More people complained about setup problems, and also said Kodak support was not well prepared to deal with the problems setup was giving users. Another user, despite Kodak support, was never able to get it to work with her Mac.
Another user was on her fourth replacement printer sent from Kodak, and said although Kodak claimed they were sending her new printers, she was sure they were reconditioned products. In her Amazon review Carolyn D. Hopkins included the number for Kodak you need to get your replacement printer- “1-800-421-6699. GOOD LUCK!”
Another user pointed out that Kodak recommends you do not let dust get on your photo paper- and that Kodak has built a paper tray that can not be folded or retracted while loaded, and Kodak does not have a dust cover available.
There were users who were very happy with the printing, ink consumption, paper handling, and color quality of their printers. One said he’d had the printer for three weeks, and had satisfactorily printed 2000 documents, many of them on card stock. Others were happy with the printer- pointing out that it was very inexpensive, did a quick job on snapshots and had medium copy and scanning performance- which was what you should expect from a budget AIO photo printer. They did advise picking up the printer on sale.
A number of people had color issues where a color would just not print, even with a brand new cartridge.

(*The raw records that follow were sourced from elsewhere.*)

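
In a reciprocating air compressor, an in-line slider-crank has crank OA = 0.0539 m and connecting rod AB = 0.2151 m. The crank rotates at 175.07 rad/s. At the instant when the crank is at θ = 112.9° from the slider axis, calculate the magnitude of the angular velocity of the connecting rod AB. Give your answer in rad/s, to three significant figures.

ω = 175.1 rad/s
The rod makes angle φ with the slider axis where L sinφ = r sinθ; differentiating, L cosφ·φ̇ = r ω cosθ.
L cosφ = √(L² − r² sin²θ) = 0.20929 m.
|ω_rod| = r ω |cosθ| / √(L² − r² sin²θ) = 0.0539·175.1·0.38912/0.20929 = 17.544 rad/s.

17.5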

Others had color dropout in the middle of printing, and some just could never get the printer to print.
Almost everyone had issues with noise from the printer, and some complained about vibration.

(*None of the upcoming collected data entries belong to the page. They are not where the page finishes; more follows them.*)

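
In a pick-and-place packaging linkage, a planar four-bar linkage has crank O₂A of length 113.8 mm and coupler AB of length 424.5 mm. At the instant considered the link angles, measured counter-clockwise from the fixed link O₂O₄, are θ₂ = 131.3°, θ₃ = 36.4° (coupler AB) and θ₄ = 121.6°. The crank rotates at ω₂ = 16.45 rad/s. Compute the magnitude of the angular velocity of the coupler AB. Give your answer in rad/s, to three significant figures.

ω₂ = 16.45 rad/s
Differentiating the loop-closure r₂e^{iθ₂}+r₃e^{iθ₃}=r₁+r₄e^{iθ₄} gives r₂ω₂e^{iθ₂}+r₃ω₃e^{iθ₃}=r₄ω₄e^{iθ₄}.
Eliminating the other unknown: ω₃ = r₂ω₂ sin(θ₄−θ₂) / [r₃ sin(θ₃−θ₄)].
Numerator sine = -0.16849; denominator sine = -0.99649.
Result = 0.1138·16.45·(-0.16849) / (0.4245·(-0.99649)) = +0.74564 rad/s; magnitude 0.74564 rad/s.

0.746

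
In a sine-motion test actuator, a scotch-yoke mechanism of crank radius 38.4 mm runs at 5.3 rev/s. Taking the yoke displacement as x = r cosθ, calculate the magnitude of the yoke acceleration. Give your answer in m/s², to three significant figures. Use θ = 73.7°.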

There were several user issues with skewed printing, and one review offered the idea that this was because any non Kodak paper slipped against the “polished plastic feeding rollers,” and therefore could not print content parallel to the paper edge.
Conclusion (3 out of 5)
Kodak’s EasyShare printers really do seem to provide far lower ink costs than their competitors. There did seem to be fewer people having the issue that the ESP 5 was a complete dud - and more smaller issues. Use of Kodak’s paper as the only option for print quality continues to upset people, along with their paper prices. You still need to get your own USB cable. Linux users are still out of luck. Kodak does seem to replace problem printers in the ESP 5 model - although I am starting to imagine a printer graveyard somewhere behind their warehouse. All in all, this model seems to be slightly more satisfactory than the ESP 3 - but it definitely has limitations.